Ils lui rendaient d’ailleurs une solide et profonde rancune, détestant surtout en lui le commerçant qui avait fait promptement de bonnes affaires. Quand leur gendre disait : « Moi, je ne dois ma fortune qu’à mon travail, » ils pinçaient les lèvres, ils comprenaient parfaitement qu’il les accusait d’avoir gagné la leur dans des trafics inavouables.
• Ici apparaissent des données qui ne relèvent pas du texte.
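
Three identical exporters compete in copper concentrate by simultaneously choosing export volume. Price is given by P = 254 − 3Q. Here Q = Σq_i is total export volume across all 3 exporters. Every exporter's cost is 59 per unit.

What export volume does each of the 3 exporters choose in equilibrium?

A representative exporter's profit is π_i = q_i(254 − 3Q) − 59q_i, with Q = q_i + Σ_{j≠i} q_j.
First-order condition: 195 − 6q_i − 3Σ_{j≠i} q_j = 0.
Imposing symmetry (q_j = q for all j) turns Σ_{j≠i} q_j into 2q, so 195 = 12q and q = 16.25.

16.25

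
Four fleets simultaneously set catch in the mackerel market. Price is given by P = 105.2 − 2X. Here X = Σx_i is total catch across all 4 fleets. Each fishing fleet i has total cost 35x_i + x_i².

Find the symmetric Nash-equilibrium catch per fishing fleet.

A representative fishing fleet's profit is π_i = x_i(105.2 − 2X) − 35x_i − x_i², with X = x_i + Σ_{j≠i} x_j.
First-order condition: 70.2 − 6x_i − 2Σ_{j≠i} x_j = 0.
In a symmetric equilibrium every fishing fleet chooses the same x, so Σ_{j≠i} x_j = 3x. The condition becomes 70.2 − 12x = 0, giving x = 70.2/12 = 5.85.

5.85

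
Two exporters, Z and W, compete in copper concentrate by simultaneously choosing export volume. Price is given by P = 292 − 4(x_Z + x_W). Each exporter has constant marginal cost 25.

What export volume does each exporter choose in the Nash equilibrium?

22.25

Exporter Z's profit: π = x_Z(292 − 4(x_Z + x_W)) − 25x_Z.
∂π/∂x_Z = 267 − 8x_Z − 4x_W = 0, so x_Z = 33.375 − 0.5x_W.
By symmetry x_W = x_Z; substituting into the reaction function, 1.5x_Z = 33.375 and x_Z = 22.25.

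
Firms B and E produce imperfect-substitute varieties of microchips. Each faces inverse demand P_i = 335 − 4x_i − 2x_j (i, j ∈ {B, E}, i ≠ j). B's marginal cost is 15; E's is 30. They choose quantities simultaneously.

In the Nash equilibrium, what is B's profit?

4225

Firm B's profit: π = x_B(335 − 4x_B − 2x_E) − 15x_B.
∂π/∂x_B = 320 − 8x_B − 2x_E = 0 ⇒ x_B = 40 − 0.25x_E.
Similarly x_E = 38.125 − 0.25x_B.
Plugging x_E into B's best response: x_B = 40 − 0.25(38.125 − 0.25x_B) ⇒ 0.9375x_B = 975/32, so x_B = 32.5.
Then x_E = 38.125 − 0.25·32.5 = 30.
P_B = 335 − 4·32.5 − 2·30 = 145.
Profit = (145 − 15)·32.5 = 4225.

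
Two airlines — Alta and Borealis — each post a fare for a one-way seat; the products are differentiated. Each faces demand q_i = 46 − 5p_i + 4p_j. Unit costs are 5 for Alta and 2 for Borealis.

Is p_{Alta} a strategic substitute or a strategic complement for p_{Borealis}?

strategic complements

Alta's profit: π = (p_{Alta} − 5)(46 − 5p_{Alta} + 4p_{Borealis}).
∂π/∂p_{Alta} = 71 − 10p_{Alta} + 4p_{Borealis} = 0 ⇒ p_{Alta} = 7.1 + 0.4p_{Borealis}.
The best-response slope dp_{Alta}/dp_{Borealis} = 0.4 > 0: the reaction function is upward-sloping, so the choices are strategic complements.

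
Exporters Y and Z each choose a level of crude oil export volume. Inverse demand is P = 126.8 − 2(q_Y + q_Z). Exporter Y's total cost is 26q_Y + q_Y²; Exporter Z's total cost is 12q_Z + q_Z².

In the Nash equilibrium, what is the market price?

Exporter Y's profit: π = q_Y(126.8 − 2(q_Y + q_Z)) − 26q_Y − q_Y².
∂π/∂q_Y = 100.8 − 6q_Y − 2q_Z = 0, so q_Y = 16.8 − (1/3)q_Z.
By the same steps for Z: q_Z = 287/15 − (1/3)q_Y.
Solving the two reaction functions simultaneously: (1 − (−1/3)(−1/3))q_Y = 16.8 − (1/3)·(287/15), so (8/9)q_Y = 469/45 and q_Y = 11.725.
Then q_Z = 287/15 − (1/3)·11.725 = 15.225.
Equilibrium price: P = 126.8 − 2·26.95 = 72.9.

72.9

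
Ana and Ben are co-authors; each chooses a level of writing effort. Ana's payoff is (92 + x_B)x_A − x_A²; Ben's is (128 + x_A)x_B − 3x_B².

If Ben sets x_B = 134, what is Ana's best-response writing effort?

Expanding Ana's payoff: 92x_A + x_Bx_A − x_A².
∂π/∂x_A = 92 + x_B − 2x_A = 0, so x_A = 46 + 0.5x_B.
At x_B = 134: x_A = 46 + 0.5·134 = 113.

113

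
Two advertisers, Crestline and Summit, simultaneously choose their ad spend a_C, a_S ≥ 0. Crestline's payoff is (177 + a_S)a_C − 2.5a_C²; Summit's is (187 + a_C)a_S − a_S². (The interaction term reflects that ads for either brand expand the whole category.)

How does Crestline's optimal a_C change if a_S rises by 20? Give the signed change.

4

Expanding Crestline's payoff: 177a_C + a_Sa_C − 2.5a_C².
∂π/∂a_C = 177 + a_S − 5a_C = 0, so a_C = 35.4 + 0.2a_S.
The reaction-function slope is 0.2, so a 20-unit rise in a_S moves a_C by 0.2 × 20 = 4. Crestline's best response rises — the actions are strategic complements.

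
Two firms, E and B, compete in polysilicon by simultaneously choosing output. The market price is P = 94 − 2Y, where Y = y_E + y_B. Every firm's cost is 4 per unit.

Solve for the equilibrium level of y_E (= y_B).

Firm E's profit: π = y_E(94 − 2(y_E + y_B)) − 4y_E.
∂π/∂y_E = 90 − 4y_E − 2y_B = 0, so y_E = 22.5 − 0.5y_B.
The game is symmetric, so in equilibrium y_B = y_E: the reaction function gives 1.5y_E = 22.5, hence y_E = 15.

15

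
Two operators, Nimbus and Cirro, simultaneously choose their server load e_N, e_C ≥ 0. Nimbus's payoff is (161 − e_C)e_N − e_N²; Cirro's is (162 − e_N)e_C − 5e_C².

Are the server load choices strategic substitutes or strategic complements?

Expanding Nimbus's payoff: 161e_N − e_Ce_N − e_N².
∂π/∂e_N = 161 − e_C − 2e_N = 0, so e_N = 80.5 − 0.5e_C.
The best-response slope de_N/de_C = −0.5 < 0: the reaction function is downward-sloping, so the choices are strategic substitutes.

strategic substitutes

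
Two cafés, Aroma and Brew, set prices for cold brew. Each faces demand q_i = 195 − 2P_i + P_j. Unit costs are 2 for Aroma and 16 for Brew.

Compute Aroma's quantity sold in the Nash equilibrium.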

Félicité, malgré sa belle maison de la place de la Sous-Préfecture, enviait sourdement le petit logis tranquille des Mouret, avec la jalousie féroce d’une ancienne marchande qui ne doit pas son aisance à ses économies de comptoir.

Félicité baisa Marthe au front, comme si celle-ci avait toujours eu seize ans. Elle tendit ensuite la main à Mouret. Tous deux causaient d’ordinaire sur un ton aigre-doux de moquerie.

— Eh bien ! lui demanda-t-elle en souriant, les gendarmes ne sont donc pas encore venus vous chercher, révolutionnaire ?

— Mais non, pas encore, répondit-il en riant également. Ils attendent pour ça que votre mari leur donne des ordres.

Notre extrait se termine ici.